"Les livres ne remplacent pas la vie, ils l'élargissent.
"Françoise Gasparri

jeudi 24 décembre 2009

La Guerre des boutons devant les juges


Comment notre société traiterait-elle le Grand Gibus, le Petit Gibus, La Crique, aujourd’hui ? Question à laquelle Bertrand Rothé répond après avoir interrogés des policiers et des magistrats.
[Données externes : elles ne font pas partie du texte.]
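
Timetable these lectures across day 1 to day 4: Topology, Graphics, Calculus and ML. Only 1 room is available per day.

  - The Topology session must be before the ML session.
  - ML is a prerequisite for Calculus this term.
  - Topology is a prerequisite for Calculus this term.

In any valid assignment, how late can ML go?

Precedence pushes ML to at least day 2; downstream work caps ML at day 3.
ML at day 3 is achievable: Graphics=day 2, Calculus=day 4, ML=day 3, Topology=day 1.

day 3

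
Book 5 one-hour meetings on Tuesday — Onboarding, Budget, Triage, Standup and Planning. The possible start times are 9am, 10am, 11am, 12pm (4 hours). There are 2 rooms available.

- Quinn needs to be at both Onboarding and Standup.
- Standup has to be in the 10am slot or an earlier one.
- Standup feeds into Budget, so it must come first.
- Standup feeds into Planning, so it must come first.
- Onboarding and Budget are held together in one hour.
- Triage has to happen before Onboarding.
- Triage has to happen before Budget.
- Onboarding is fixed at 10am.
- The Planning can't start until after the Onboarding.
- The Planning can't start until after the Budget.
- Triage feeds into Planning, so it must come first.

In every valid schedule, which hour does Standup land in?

9am

Standup's window is 9am–10am.
Onboarding is fixed at 10am, and Standup can't share a hour with Onboarding.
So Standup must be 9am.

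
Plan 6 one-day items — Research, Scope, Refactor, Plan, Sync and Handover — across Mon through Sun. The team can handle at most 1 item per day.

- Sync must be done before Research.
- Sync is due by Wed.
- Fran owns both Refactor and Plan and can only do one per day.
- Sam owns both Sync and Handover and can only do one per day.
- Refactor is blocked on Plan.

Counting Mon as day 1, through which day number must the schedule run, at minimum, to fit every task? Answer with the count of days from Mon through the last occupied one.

The precedence chain requires at least 2 distinct days.
With at most 1 per day and 6 tasks, at least 6 days are needed.
6 works (last occupied day: Sat): for example Scope=Fri; Refactor=Thu; Research=Tue; Plan=Wed; Sync=Mon; Handover=Sat.

6 days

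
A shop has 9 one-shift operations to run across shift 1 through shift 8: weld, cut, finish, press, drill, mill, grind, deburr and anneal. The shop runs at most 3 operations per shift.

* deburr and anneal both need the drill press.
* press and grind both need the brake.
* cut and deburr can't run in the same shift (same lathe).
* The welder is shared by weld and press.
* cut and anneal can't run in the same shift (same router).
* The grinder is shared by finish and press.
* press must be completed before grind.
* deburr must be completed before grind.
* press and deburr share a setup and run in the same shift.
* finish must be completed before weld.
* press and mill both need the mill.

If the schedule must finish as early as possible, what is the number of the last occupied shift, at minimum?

The precedence chain requires at least 2 distinct shifts.
With at most 3 per shift and 9 operations, at least 3 shifts are needed.
3 works (last occupied shift: shift 3): for example deburr=shift 1, weld=shift 3, press=shift 1, mill=shift 3, drill=shift 1, grind=shift 2, finish=shift 2, anneal=shift 3, cut=shift 2.

3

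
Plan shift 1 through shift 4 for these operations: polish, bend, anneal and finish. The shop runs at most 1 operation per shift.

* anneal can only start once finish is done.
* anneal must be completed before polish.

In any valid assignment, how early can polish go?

shift 3

Precedence pushes polish to at least shift 3.
polish at shift 3 is achievable: anneal in shift 2, polish in shift 3, finish in shift 1, bend in shift 4.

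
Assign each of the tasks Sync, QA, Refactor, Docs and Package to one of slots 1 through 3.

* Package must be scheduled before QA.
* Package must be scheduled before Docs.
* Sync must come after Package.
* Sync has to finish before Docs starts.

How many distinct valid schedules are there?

6

Splitting on QA: it can be 2 (3), 3 (3). Listing each branch's schedules as (Sync, Refactor, Docs, Package):
QA=2: (2,1,3,1) (2,2,3,1) (2,3,3,1) — 3.
QA=3: (2,1,3,1) (2,2,3,1) (2,3,3,1) — 3.
Summing: 3 + 3 = 6.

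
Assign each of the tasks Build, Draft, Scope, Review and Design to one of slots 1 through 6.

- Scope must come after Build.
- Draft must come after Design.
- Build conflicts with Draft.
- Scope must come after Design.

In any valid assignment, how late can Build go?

5

Downstream work caps Build at 5.
Build at 5 is achievable: Design=1, Review=1, Scope=6, Build=5, Draft=2.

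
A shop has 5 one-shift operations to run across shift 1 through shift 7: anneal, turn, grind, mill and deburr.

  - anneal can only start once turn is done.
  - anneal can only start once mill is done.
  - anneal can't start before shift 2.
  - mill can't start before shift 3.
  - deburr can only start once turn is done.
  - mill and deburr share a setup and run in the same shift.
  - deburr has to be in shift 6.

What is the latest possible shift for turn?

shift 5

Downstream work caps turn at shift 5.
turn at shift 5 is achievable: deburr in shift 6, turn in shift 5, grind in shift 1, mill in shift 6, anneal in shift 7.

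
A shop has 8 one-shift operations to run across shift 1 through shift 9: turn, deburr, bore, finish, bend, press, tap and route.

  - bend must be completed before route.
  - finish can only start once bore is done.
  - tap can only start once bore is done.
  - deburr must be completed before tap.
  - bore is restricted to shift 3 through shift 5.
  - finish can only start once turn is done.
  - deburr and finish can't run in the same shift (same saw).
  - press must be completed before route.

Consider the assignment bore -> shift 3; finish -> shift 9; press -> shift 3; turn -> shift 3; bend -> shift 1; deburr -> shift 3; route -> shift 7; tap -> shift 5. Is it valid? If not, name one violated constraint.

deburr must be completed before tap — holds.
bore is restricted to shift 3 through shift 5 — holds.
bend must be completed before route — holds.
finish can only start once bore is done — holds.
tap can only start once bore is done — holds.
deburr and finish can't run in the same shift (same saw) — holds.
press must be completed before route — holds.
finish can only start once turn is done — holds.

Yes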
Lorsqu’il écrit sa Guerre des Boutons, Louis Pergaud voulait en faire une photographie du regard d’adulte posé sur la brutalité de l’enfance et sur la façon dont elle s’inscrivait dans la société de l’époque, marquée par les luttes anticléricales et les progrès de l’instruction primaire. B. Rothé s’est amusé à donner une suite contemporaine à cette guerre enfantine, en se demandant quel sort serait réservé au Lebrac and Co par notre société.
Aztec des Gués, chef de la bande des Velras, se présente avec sa mère au commissariat afin d’y porter plainte pour agression. Il a été battu à coups de badine par les membres de la bande des Longeverne. Pourtant, il se refuse de citer les noms de ses agresseurs. La machine judiciaire se met alors en route. Interpellé, Lebrac dit « Grand Braque », chef de la bande des Longeverne, est accusé d’être impertinent, ordurier, inscolarisable, coupable de violence. Mis en garde à vue, transféré au dépôt du Palais de Justice, présenté au juge des mineurs, il est laissé en liberté, sous contrôle judiciaire. Quelques semaines plus tard, après une nouvelle bataille avec la bande adverse, Lebrac est incarcéré à Fleury-Mérogis, et traduit en comparution immédiate. Il est condamné à trois mois de prison ferme de réclusion. Placé en foyer à sa sortie de prison, Lebrac semble se ranger. Mais une vieille affaire de vol, va le rattraper.
L’idée de faire revivre les héros d’un classique est à la fois savoureuse et brillante, même si le constat est douloureux. Si l’auteur dénonce une justice toujours plus répressive, il sait montrer des avocats, des éducateurs, des juges qui font tout leur possible pour épargner aux jeunes délinquants l’incarcération. L’ouvrage se termine sur une postface signée Laurent Bonelli, sociologue pose une question essentielle : Comment s’étonner de la violence de jeunes, auxquels on avait fait croire, par le biais d’un statut de lycéen, à « l’égalité des chances via l’école » et qui se rendent compte que d’autres étaient plus égaux qu’eux. ?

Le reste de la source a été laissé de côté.